Nationalsozialismus: Großer Bogen um den Holocaust

Warum wurde Raul Hilbergs monumentales Werk "The Destruction of the European Jews" in Deutschland nicht gedruckt? Zur Kontroverse um das Münchner Institut für Zeitgeschichte.

Die Kontroverse um das Münchner Institut für Zeitgeschichte (IfZ) wirkt fort. In der vergangenen Woche hatte der Historiker und Journalist Götz Aly Dokumente aus dem Archiv des IfZ vorgestellt, die belegen, dass das Institut eine deutsche Übersetzung von Raul Hilbergs monumentalem, in der Originalausgabe gut 800, zweispaltig gesetzte Seiten umfassenden Buch von 1961, „The Destruction of the European Jews“, gleich zwei Mal, in den Jahren 1964 und 1980, negativ beurteilt und damit wohl zu der ablehnende Entscheidung der anfragenden Verlage, Droemer Knaur respektive C.H. Beck, zumindest beeinflusst, wenn nicht hervorgerufen hat.
1982 dann kam „Die Vernichtung der europäischen Juden“ in dem linksgerichteten Berliner Kleinverlag Olle und Wolter heraus, ehe sich der große S. Fischer Verlag acht Jahre später (!) zu einer Taschenbuchausgabe der von Hilberg beständig auf den neuesten Stand gebrachten Arbeit verstand, deren Verkaufspreis im Übrigen nur durch die Spende eines Privatiers auf einen publikumsfreundlichen Betrag gesenkt werden konnte.
Aly machte die von ihm und René Schlott gefundenen Dokumente auf der von letzterem namens des Potsdamer Zentrums für Zeithistorische Forschung veranstalteten Tagung öffentlich. Die Tagung in den Räumen der Friedrich-Ebert-Stiftung aus Anlass des 10. Todestages Hilbergs (1926–2007) vereinte die akademische Prominenz der Holocaust-Forschung; es ging, dem Anlass gemäß, um die singuläre Leistung Hilbergs, der sein Werk im erstaunlich jugendlichen Alter von 29 Jahren, zudem unterbrochen vom Militärdienst als Soldat der US-Armee bei der Befreiung NS-Deutschlands, als Dissertation eingereicht hatte, aber auch in den USA erst sechs Jahre später als Buch veröffentlichen konnte.

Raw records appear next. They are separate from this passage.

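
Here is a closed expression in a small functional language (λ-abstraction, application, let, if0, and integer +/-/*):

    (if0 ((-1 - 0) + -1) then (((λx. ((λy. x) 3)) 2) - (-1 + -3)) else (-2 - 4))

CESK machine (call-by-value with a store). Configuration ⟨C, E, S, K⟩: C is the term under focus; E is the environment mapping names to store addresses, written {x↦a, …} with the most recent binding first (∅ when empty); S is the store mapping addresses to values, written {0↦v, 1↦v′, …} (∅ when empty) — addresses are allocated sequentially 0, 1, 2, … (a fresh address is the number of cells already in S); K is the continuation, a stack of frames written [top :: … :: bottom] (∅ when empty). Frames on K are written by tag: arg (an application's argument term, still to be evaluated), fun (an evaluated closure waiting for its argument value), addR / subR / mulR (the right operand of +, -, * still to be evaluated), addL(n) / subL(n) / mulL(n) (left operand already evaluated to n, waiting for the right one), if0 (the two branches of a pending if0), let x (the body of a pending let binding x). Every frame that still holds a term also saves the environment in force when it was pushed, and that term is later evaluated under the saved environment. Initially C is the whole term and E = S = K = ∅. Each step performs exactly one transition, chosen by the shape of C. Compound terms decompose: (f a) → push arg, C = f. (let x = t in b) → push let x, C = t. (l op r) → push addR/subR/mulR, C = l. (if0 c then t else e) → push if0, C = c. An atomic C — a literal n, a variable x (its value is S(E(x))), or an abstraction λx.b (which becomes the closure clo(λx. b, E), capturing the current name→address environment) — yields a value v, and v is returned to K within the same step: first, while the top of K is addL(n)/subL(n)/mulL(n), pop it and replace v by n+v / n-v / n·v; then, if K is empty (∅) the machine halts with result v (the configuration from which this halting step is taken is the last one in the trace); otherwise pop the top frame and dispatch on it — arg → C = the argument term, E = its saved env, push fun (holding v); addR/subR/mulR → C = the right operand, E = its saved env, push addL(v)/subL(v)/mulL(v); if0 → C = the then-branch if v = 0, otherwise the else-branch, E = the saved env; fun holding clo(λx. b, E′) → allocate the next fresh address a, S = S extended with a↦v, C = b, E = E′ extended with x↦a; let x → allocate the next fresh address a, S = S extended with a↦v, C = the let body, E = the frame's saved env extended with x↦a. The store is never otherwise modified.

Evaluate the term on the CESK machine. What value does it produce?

Answer: -6

Derivation:
t=0: [C=(if0 ((-1 - 0) + -1) then (((λx. ((λy. x) 3)) 2) - (-1 + -3)) else (-2 - 4)) | E=∅ | S=∅ | K=∅]
t=1: [C=((-1 - 0) + -1) | E=∅ | S=∅ | K=[if0]]
t=2: [C=(-1 - 0) | E=∅ | S=∅ | K=[addR :: if0]]
t=3: [C=-1 | E=∅ | S=∅ | K=[subR :: addR :: if0]]
t=4: [C=0 | E=∅ | S=∅ | K=[subL(-1) :: addR :: if0]]
t=5: [C=-1 | E=∅ | S=∅ | K=[addL(-1) :: if0]]
t=6: [C=(-2 - 4) | E=∅ | S=∅ | K=∅]
t=7: [C=-2 | E=∅ | S=∅ | K=[subR]]
t=8: [C=4 | E=∅ | S=∅ | K=[subL(-2)]]
→ final value -6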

Zahlreiche Behörden hatten sich am Holocaust beteiligt - davon bekam Bundesdeutschland eine Ahnung

Die ablehnende, aus heutiger Sicht nur mehr grotesk zu nennende Haltung des IfZ-Gutachtens wird Gegenstand interner Aufarbeitung sein, wie der stellvertretende Institutsdirektor Magnus Brechtken, als NS-Historiker ausgewiesen, in seiner Replik auf Aly zusicherte. Das kann an dieser Stelle auf sich beruhen; viel mehr interessiert jedoch, in welchem Umfeld, welchem „Zeitgeist“ die jeweiligen Ablehnungen eines heute als ein Standardwerk zur Holocaust-Forschung angesehenen Werkes, eben der Lebensleistung Hilbergs, zustande kamen.
1964 lag das Ende des „Dritten Reichs“ erst knapp zwanzig Jahre zurück; sogar die strafrechtliche Verfolgung des millionenfachen Mordes an Juden und anderen Opfern des NS-Regimes stand noch unter dem Vorbehalt einer 20-jährigen Verjährungsfrist, die erst im folgenden Jahr am Ende einer denkwürdigen Bundestagsdebatte aufgehoben werden sollte. Und eben erst, im Dezember 1963, hatte der (erste) Frankfurter Auschwitz-Prozess begonnen, vorangetrieben durch den unermüdlichen Generalstaatsanwalt Fritz Bauer, der als Jude in der Nachkriegs-Bundesrepublik einen ebenso einsamen Kampf gegen die Verdrängung führte wie Hilberg an seinem Schreibtisch im heimischen Wohnzimmer. Im Auschwitz-Prozess wurde erstmals aktenkundig, wie die Mordmaschinerie gewütet hatte; Bundesdeutschland bekam eine Ahnung davon, dass der Judenmord kein fernes, heimliches Verbrechen war, sondern mit Hilfe zahlloser Behörden und Beamten des Reiches geschehen war.
Genau das ist der rote Faden, der Hilbergs von moralischen Urteilen freies, quellenbasiertes, streng wissenschaftliches Werk durchzieht: dass der Holocaust das Ergebnis des arbeitsteiligen Zusammenwirkens aller Einrichtungen Nazi-Deutschlands war und in seinem monströsen Ausmaß bezeugt, wozu ein zentralisierter und bürokratisierter Nationalstaat fähig ist. Der Holocaust als Verwaltungshandeln – das ist eine These, die dem damaligen Bundesdeutschland nicht gefallen wollte, wo man sich mit der Vorstellung vom allein entscheidenden, dämonischen „Führer“ Hitler herausredete.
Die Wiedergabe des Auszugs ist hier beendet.